What does that imply?
The immediate impact is likely to be fear, with stock markets taking a sharp dip. However, a deeper analysis shows that, except for the Eurozone, global recovery is well underway and at worst is taking a pause. Any panic selloff in equities would be a good opportunity for professional investors to accumulate equities.
Markit’s flash PMI numbers released today point towards a slowdown of manufacturing growth in the U.S. and contraction in China and the Eurozone. U.S. durable goods orders and jobless claims, released today, indicate a flattening trend.
How on Earth do I then say that global recovery is intact? Here’s how:
Recovery is never in a straight line. There are dips and there are plateaus. The U.S. is going through a plateau and China is going through a dip, with a bottoming out process underway. The Eurozone is in a league by itself and is in the middle of a full-fledged recessionary cycle, except for Germany, which is slowing down sharply but has been able to dodge a recession cycle so far.
Now let’s take a look at the graphs which bring out the trend better than just the latest monthly numbers.
The U.S. flash PMI for May, although showing a drop, is still slightly higher than a few months back and is actually tracing a flattening pattern. Take a look at the chart below. Does it look like a downward trend or a flattening trend?
Now take a look at the graph for China’s PMI. What does it show? An increase in downward momentum or that the downward momentum has been arrested?
Japan’s latest PMI numbers have not been declared yet, but it is in a sharp recovery mode with first-quarter 2012 GDP having gone up 4.1%.
Together, the economies of the U.S., the Eurozone and China comprise more than 50% of global GDP.

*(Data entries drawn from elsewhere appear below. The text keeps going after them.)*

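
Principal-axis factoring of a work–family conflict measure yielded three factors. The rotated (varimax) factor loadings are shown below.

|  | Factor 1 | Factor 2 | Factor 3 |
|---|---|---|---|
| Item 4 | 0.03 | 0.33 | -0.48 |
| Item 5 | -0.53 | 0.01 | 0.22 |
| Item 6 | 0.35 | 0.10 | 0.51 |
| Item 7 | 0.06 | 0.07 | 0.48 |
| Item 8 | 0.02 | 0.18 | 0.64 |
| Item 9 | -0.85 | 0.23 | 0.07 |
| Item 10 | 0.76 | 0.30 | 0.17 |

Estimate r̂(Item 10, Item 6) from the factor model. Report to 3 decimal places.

r̂ = Σ λ_i·λ_j across factors = (0.76)(0.35) + (0.30)(0.10) + (0.17)(0.51)
  = +0.2660 +0.0300 +0.0867 = 0.3827

0.383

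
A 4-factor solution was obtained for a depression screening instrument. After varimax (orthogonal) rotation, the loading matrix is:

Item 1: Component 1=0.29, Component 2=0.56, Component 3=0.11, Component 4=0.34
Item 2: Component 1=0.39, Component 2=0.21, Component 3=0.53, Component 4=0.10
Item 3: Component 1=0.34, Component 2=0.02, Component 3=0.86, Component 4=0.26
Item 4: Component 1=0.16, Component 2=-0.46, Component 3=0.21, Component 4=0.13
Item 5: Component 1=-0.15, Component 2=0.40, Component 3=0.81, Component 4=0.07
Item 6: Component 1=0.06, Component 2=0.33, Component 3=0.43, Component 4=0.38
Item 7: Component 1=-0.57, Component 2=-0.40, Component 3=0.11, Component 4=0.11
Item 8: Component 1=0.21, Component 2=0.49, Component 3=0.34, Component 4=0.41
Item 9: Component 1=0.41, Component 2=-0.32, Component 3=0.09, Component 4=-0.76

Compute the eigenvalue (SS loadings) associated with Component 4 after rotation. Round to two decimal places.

1.12

SS loadings for Component 4 = 0.34² + 0.10² + 0.26² + 0.13² + 0.07² + 0.38² + 0.11² + 0.41² + (-0.76)² = 0.1156 + 0.0100 + 0.0676 + 0.0169 + 0.0049 + 0.1444 + 0.0121 + 0.1681 + 0.5776 = 1.1172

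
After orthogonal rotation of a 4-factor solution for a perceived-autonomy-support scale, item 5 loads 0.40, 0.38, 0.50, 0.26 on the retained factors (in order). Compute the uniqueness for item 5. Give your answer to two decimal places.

h² = 0.40² + 0.38² + 0.50² + 0.26² = 0.1600 + 0.1444 + 0.2500 + 0.0676 = 0.6220
Uniqueness u² = 1 − h² = 1 − 0.6220 = 0.3780

0.38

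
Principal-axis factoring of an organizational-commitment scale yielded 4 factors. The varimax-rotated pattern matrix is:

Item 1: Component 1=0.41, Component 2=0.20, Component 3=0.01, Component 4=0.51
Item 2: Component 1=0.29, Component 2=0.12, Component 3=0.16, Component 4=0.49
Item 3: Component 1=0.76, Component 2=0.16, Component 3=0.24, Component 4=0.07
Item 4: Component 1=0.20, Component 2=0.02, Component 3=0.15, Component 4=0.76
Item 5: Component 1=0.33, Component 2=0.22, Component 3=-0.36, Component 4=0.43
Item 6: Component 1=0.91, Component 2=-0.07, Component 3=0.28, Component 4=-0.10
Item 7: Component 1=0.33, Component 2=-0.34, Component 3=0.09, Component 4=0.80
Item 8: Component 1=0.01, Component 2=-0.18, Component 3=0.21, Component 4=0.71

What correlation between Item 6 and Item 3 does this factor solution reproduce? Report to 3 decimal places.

r̂ = Σ λ_i·λ_j across factors = (0.91)(0.76) + (-0.07)(0.16) + (0.28)(0.24) + (-0.10)(0.07)
  = +0.6916 -0.0112 +0.0672 -0.0070 = 0.7406

0.741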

Europe, comprising around 25% of global GDP, is no doubt in trouble. Its major economies – Germany, France and the U.K., comprising nearly 15% of global GDP – are just about dodging a recession or are in a minor recession. But the remaining countries in Europe are in the midst of a major recession, and they comprise just 10% of the global GDP.

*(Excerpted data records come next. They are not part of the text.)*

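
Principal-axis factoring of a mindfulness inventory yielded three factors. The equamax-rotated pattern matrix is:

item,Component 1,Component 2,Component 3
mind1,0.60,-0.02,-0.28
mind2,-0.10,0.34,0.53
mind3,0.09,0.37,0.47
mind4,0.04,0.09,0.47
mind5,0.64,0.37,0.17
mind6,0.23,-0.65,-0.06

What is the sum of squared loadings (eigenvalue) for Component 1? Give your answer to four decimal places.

SS loadings for Component 1 = 0.60² + (-0.10)² + 0.09² + 0.04² + 0.64² + 0.23² = 0.3600 + 0.0100 + 0.0081 + 0.0016 + 0.4096 + 0.0529 = 0.8422

0.8422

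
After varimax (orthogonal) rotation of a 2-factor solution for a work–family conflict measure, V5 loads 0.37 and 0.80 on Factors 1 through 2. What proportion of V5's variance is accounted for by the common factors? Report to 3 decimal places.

0.777

h² = 0.37² + 0.80² = 0.1369 + 0.6400 = 0.7769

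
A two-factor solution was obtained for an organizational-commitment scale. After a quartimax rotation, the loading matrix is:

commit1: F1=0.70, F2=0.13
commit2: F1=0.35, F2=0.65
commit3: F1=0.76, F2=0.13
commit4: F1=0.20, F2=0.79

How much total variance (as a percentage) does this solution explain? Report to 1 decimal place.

SS loadings by factor: 1.2301, 1.0804; total = 2.3105.
Total variance with 4 standardized items is 4, so the solution explains 2.3105/4 = 0.5776 = 57.76%.

57.8%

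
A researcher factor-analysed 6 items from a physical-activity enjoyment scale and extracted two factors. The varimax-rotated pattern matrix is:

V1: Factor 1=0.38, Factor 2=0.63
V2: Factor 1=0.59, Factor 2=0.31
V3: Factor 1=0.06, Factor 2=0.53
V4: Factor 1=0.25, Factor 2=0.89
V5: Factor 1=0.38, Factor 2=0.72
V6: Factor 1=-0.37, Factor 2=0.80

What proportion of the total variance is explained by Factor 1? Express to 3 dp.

0.140

SS loadings for Factor 1 = 0.38² + 0.59² + 0.06² + 0.25² + 0.38² + (-0.37)² = 0.8399
Proportion of variance = 0.8399 / 6 = 0.1400.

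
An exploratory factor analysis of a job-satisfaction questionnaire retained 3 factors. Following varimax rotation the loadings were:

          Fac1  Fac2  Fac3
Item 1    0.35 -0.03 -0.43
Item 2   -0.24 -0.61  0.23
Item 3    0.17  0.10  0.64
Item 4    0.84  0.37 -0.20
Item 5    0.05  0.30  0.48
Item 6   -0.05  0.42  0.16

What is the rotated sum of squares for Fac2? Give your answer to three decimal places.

SS loadings for Fac2 = (-0.03)² + (-0.61)² + 0.10² + 0.37² + 0.30² + 0.42² = 0.0009 + 0.3721 + 0.0100 + 0.1369 + 0.0900 + 0.1764 = 0.7863

0.786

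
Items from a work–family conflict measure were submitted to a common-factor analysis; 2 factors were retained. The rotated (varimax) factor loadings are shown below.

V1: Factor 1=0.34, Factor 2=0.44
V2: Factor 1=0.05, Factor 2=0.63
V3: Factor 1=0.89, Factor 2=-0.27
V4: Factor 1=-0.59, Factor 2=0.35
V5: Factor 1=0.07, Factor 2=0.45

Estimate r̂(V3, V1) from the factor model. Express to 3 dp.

0.184

r̂ = Σ λ_i·λ_j across factors = (0.89)(0.34) + (-0.27)(0.44)
  = +0.3026 -0.1188 = 0.1838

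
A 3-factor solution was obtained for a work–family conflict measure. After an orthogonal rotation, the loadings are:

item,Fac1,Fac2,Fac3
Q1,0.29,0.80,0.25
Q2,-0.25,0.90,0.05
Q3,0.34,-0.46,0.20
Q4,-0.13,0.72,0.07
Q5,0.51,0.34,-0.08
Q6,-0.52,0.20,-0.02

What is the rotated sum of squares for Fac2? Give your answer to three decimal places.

SS loadings for Fac2 = 0.80² + 0.90² + (-0.46)² + 0.72² + 0.34² + 0.20² = 0.6400 + 0.8100 + 0.2116 + 0.5184 + 0.1156 + 0.0400 = 2.3356

2.336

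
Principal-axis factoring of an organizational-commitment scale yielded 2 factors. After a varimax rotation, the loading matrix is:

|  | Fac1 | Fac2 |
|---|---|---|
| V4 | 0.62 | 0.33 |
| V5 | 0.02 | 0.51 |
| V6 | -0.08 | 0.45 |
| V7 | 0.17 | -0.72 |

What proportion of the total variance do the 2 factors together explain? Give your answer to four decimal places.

Communalities: 0.4933, 0.2605, 0.2089, 0.5473; Σh² = 1.5100.
Total variance with 4 standardized items is 4, so the solution explains 1.5100/4 = 0.3775.

0.3775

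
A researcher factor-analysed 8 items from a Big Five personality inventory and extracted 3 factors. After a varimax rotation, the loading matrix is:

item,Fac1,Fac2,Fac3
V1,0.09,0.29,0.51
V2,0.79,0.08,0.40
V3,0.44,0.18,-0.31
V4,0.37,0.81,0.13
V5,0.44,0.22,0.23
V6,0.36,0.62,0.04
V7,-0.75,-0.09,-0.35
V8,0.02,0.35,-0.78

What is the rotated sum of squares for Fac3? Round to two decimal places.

1.32

SS loadings for Fac3 = 0.51² + 0.40² + (-0.31)² + 0.13² + 0.23² + 0.04² + (-0.35)² + (-0.78)² = 0.2601 + 0.1600 + 0.0961 + 0.0169 + 0.0529 + 0.0016 + 0.1225 + 0.6084 = 1.3185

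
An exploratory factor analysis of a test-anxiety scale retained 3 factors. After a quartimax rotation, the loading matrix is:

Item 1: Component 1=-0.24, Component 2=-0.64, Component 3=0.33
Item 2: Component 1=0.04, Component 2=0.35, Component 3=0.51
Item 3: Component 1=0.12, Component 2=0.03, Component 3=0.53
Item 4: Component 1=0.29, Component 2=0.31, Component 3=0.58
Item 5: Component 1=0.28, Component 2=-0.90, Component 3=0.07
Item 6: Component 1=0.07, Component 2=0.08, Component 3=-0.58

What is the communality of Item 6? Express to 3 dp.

h² = 0.07² + 0.08² + (-0.58)² = 0.0049 + 0.0064 + 0.3364 = 0.3477

0.348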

The Eurozone has been in a slowdown mode for many months, but its impact on the rest of the world economy has been minimal until now, except for causing intermittent panic attacks in stock markets. Going forward, I expect a recession in Europe to have only a minimal impact on the rest of the world.
If we look at the size of these economies and the current stage of their business cycle, my conclusion remains the same as before, that global recovery, except for the Eurozone, is intact. At least, that’s what the data says.